Further, since the metal thin film used for the wiring portion has a light-shielding property, it is possible to prevent the light from the light emitting portion from leaking to the display surface side through the wiring portion and deteriorating the display quality.

[Brief description of the drawings]

FIG. 1 is a diagram showing an electrode structure of a dot matrix drive type organic EL display element according to a first embodiment of the present invention.

FIG. 2 is an enlarged view of a main part of FIG.

FIG. 3 is an enlarged sectional view of a main part of FIG.

FIG. 4 is a diagram showing an electrode structure of a segment drive type organic EL display element according to a second embodiment of the present invention.

FIG. 5 is an enlarged view of a portion indicated by reference numeral A in FIG.

FIG. 6 is a diagram showing a modification of the configuration of FIG. 2;

FIG. 7 is a diagram showing an electrode structure of a conventional dot matrix drive type organic EL display element.

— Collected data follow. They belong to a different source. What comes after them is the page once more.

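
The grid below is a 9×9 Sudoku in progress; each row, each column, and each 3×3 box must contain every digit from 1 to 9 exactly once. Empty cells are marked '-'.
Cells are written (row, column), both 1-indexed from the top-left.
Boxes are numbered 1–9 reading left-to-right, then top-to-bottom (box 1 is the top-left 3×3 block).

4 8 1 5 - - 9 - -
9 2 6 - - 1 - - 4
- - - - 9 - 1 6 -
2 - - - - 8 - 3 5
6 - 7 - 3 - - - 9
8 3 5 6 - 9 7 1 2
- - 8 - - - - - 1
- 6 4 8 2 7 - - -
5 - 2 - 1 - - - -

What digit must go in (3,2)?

5

Cell (3,2) itself could take any of {5, 7} by direct elimination.
Consider where 5 can go in row 3.
(3,1) is out (column 1 already has a 5).
(3,3) is out (column 3 already has a 5).
(3,4) is out (column 4 already has a 5).
(3,6) is out (box 2 already has a 5).
(3,9) is out (column 9 already has a 5).
So the only cell in row 3 that can hold 5 is (3,2).
Therefore (3,2) = 5.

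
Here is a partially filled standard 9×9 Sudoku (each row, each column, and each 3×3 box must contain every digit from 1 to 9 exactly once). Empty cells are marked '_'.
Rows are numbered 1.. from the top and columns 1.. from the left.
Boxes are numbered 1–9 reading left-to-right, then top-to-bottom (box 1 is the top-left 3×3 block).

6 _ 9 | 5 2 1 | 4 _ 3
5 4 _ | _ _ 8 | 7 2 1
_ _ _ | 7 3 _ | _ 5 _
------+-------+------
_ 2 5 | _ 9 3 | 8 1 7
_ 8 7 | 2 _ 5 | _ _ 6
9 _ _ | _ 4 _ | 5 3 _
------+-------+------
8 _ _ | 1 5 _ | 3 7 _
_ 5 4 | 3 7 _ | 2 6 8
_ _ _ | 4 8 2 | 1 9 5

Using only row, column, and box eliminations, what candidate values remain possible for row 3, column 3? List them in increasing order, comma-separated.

1,2,8

Row 3 already contains {3, 5, 7}.
Column 3 already contains {4, 5, 7, 9}.
Its 3×3 block (box 1) already contains {4, 5, 6, 9}.
Removing those from 1–9 leaves {1, 2, 8} as the candidates for row 3, column 3.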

FIG. 8 is a sectional view of the organic EL display element of FIG.

[Explanation of symbols]

DESCRIPTION OF SYMBOLS 1 Transparent substrate 3 Anode pattern 5 Light emitting layer 7 Cathode pattern 9 Insulating film 11 Pixel part 13 Transparent anode part 15 Wiring part 21 Metal grid 22 Transparent wiring layer 23 Metal thin film 33a-33g, 35a-35g, 37a-37g Segment 41 Insulation Membrane 43, 45, 47 Cathode membrane

 ────────────────────────────────────────────────── ─── Continuation of front page (72) Inventor Nobuyuki Minami 1-7-10 Kikuzumi, Minami-ku, Nagoya-shi, Aichi F-term in Harness Research Institute, Inc. (reference) 3K007 AB00 AB05 BA06 CA01 CB01 CB04 DA00 DB03 EB00 FA01

Claims (6)

[Claims] 1. A plurality of transparent anode portions, which are disposed on a transparent substrate and are made of a transparent conductive material constituting a light-emitting portion, are connected in series by a wiring portion, and are connected via the wiring portion and each of the transparent anode portions. An organic EL display element in which a drive current is supplied to each of the transparent anode portions on the downstream side in a current flow direction, wherein a surface of the transparent anode portion is covered in a grid on the transparent anode portion. An organic EL display element provided with a metal grid made of a low-resistance metal material. 2. The wiring section includes: a transparent wiring layer formed on the transparent substrate by a transparent conductive material; and a light-shielding metal thin film formed by a low-resistance metal material on the transparent wiring layer. The organic EL display element according to claim 1, wherein 3. The organic EL display device according to claim 1, wherein the wiring portion is formed of a light-shielding metal thin film formed of a low-resistance metal material on the transparent substrate. 4. The organic EL display device according to claim 1, wherein the metal grids are provided in a parallel grid shape or a matrix grid shape. 5. The organic EL display element is a dot matrix drive type organic EL display element, and the light emitting portions are vertically and horizontally extended so as to be orthogonal to each other with a light emitting layer containing an organic compound interposed therebetween. A plurality of anode patterns and a plurality of cathode patterns each constituted by the intersection, the portion of each anode pattern located at each intersection,
2. The wiring part, wherein the transparent anode part is a part that is not located at each of the intersections of the anode patterns.
5. The organic EL display device according to any one of items 1 to 4. 6. The organic EL display device is a segment drive type organic EL display device, wherein a cathode portion opposed to each of the transparent anode portions with a light-emitting layer containing an organic compound interposed therebetween is provided with the wiring. The organic EL display element according to claim 1, wherein the organic EL display element is provided separately for each of the transparent anode sections connected in series via a section.